Gugulethu is a township 15 km away from Cape Town. The name is a contraction of igugu lethu, which is Xhosa for ‘Our Pride’. This township was established along with Nyanga in the 1960’s. The Group Areas Act (1950) reinforced the policy of land dispossession and segregation in South Africa. In accordance with the Act, many Africans, Coloured and Indian people from inner city areas were relocated to new suburbs, often far from their places of work. Africans were the first group of people to be subjected to forced relocation. The Native (Urban Areas) Act of 1923 provided that all Africans, other than those exempted, had to live in a location. As a result, townships like Gugulethu, Nyanga and Langa (in the Western Cape) emerged.
Mr. Mjuza did the welcoming at the event, he noted that it was good to see the gathering at the newly-cleared site to celebrate Heritage Day and raise awareness of the SDGs. “This is so great to see because the Walkway has been a crime hotspot and dump site and has now been transformed into this clean and colourful walkway, celebrating diversity and inspiring young people and the community at large”, Mr Mjuza added.
Siphokazi Sigade spoke on behalf of the youth of the community. She noted that the involvement of the youth from the community is essential to the success of the project. She also emphasised the fact that we must push to transform these walkways from all the negativity to form part of the many heritage sites in Gugulethu.
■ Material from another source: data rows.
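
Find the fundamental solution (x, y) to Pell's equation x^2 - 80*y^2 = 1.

First expand sqrt(80) as a continued fraction. With x_i = (sqrt(80) + m_i)/d_i and (m_0, d_0) = (0, 1): a_0 = floor(sqrt(80)) = 8, since 8^2 = 64 <= 80 < 81 = 9^2.
Iterate m_{i+1} = d_i*a_i - m_i, d_{i+1} = (80 - m_{i+1}^2)/d_i, a_{i+1} = floor((a_0 + m_{i+1})/d_{i+1}):
  m_1 = 1*8 - 0 = 8, d_1 = (80 - 8^2)/1 = 16/1 = 16, a_1 = floor((8 + 8)/16) = 1.
  m_2 = 16*1 - 8 = 8, d_2 = (80 - 8^2)/16 = 16/16 = 1, a_2 = floor((8 + 8)/1) = 16.
  m_3 = 1*16 - 8 = 8, d_3 = (80 - 8^2)/1 = 16/1 = 16: (m_3, d_3) = (m_1, d_1) = (8, 16), so from here the quotients repeat a_1, a_2; the period length is 2.
So sqrt(80) = [8; (1, 16)] with period length k = 2.
k is even, so the fundamental solution of x^2 - 80y^2 = 1 is (p_{k-1}, q_{k-1}) = (p_1, q_1); compute convergents through index 1.
Convergents (p_i = a_i*p_{i-1} + p_{i-2}, q_i = a_i*q_{i-1} + q_{i-2} with p_{-2}=0, p_{-1}=1, q_{-2}=1, q_{-1}=0):
  i=0: a_0=8, p_0 = 8*1 + 0 = 8, q_0 = 8*0 + 1 = 1.
  i=1: a_1=1, p_1 = 1*8 + 1 = 9, q_1 = 1*1 + 0 = 1.
Check: 9^2 - 80*1^2 = 81 - 80 = 1, so (x, y) = (9, 1) solves the equation, and by the theorem it is the least positive solution.

(x, y) = (9, 1)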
Linda Kabani noted that we are changing the narrative of the pathway because we know terrible things have happened on the pathway. Further, he highlighted the fact that from the first day the walkway was cleaned, it was not littered with or damaged again because of the community’s commitment.
Mzwandile Panziso shared his appreciation for the event organisers and the change that has happened in the walkway because the Walkway has been known for crime and negativity and has become an inspiration for many.
Other activities included among others painting messages of hope such as ‘INCLUSIVE SAFE SPACES’ on on the walkway’s walls a the iThemba Partnership logo, planting trees (citrus and peach tree at the Nobantu Primary School) to highlight issues of climate change and environmental protection; stunts that provide the occasion to flip defining words such as ‘Apathy’ to ‘Action’, ‘Fear’ into ‘Hope’, ‘Crime’ into ‘Peace’’ and highlighted the importance of the moment to turn in a new direction, illustrating that the power is in our hands to tell a new story and change the narrative. Further, there was an exhibition on the walkway, looking into the before and after pictures of the walkway and displaying the pictures taken over the period since the work began.
Lelethu Nogwavu, the Human Rights Project Development Officer at Africa Unite, closed off by explaining why this was being done before the tree’s planting. The trees were planted as part of Global Week and working towards achieving SDG’s. Ensure sustainable development and ending poverty especially in Townships. While Mr. Vuyani Qamata of the Gugulethu Urban Food Forest Initiative planted the citrus and peach tree, Lelethu explained that this was symbolic and a part of realising the SDG goals and ensuring sustainable development.
- The iThemba walkway needs to be maintained and cleaned regularly.
- The planting of fruit and veg trees should also be expanded to other schools and communities in Cape Town.
- We should expand the work done at the iThemba Walkway to other similar walkways.
- More paintings should be added to the walkway.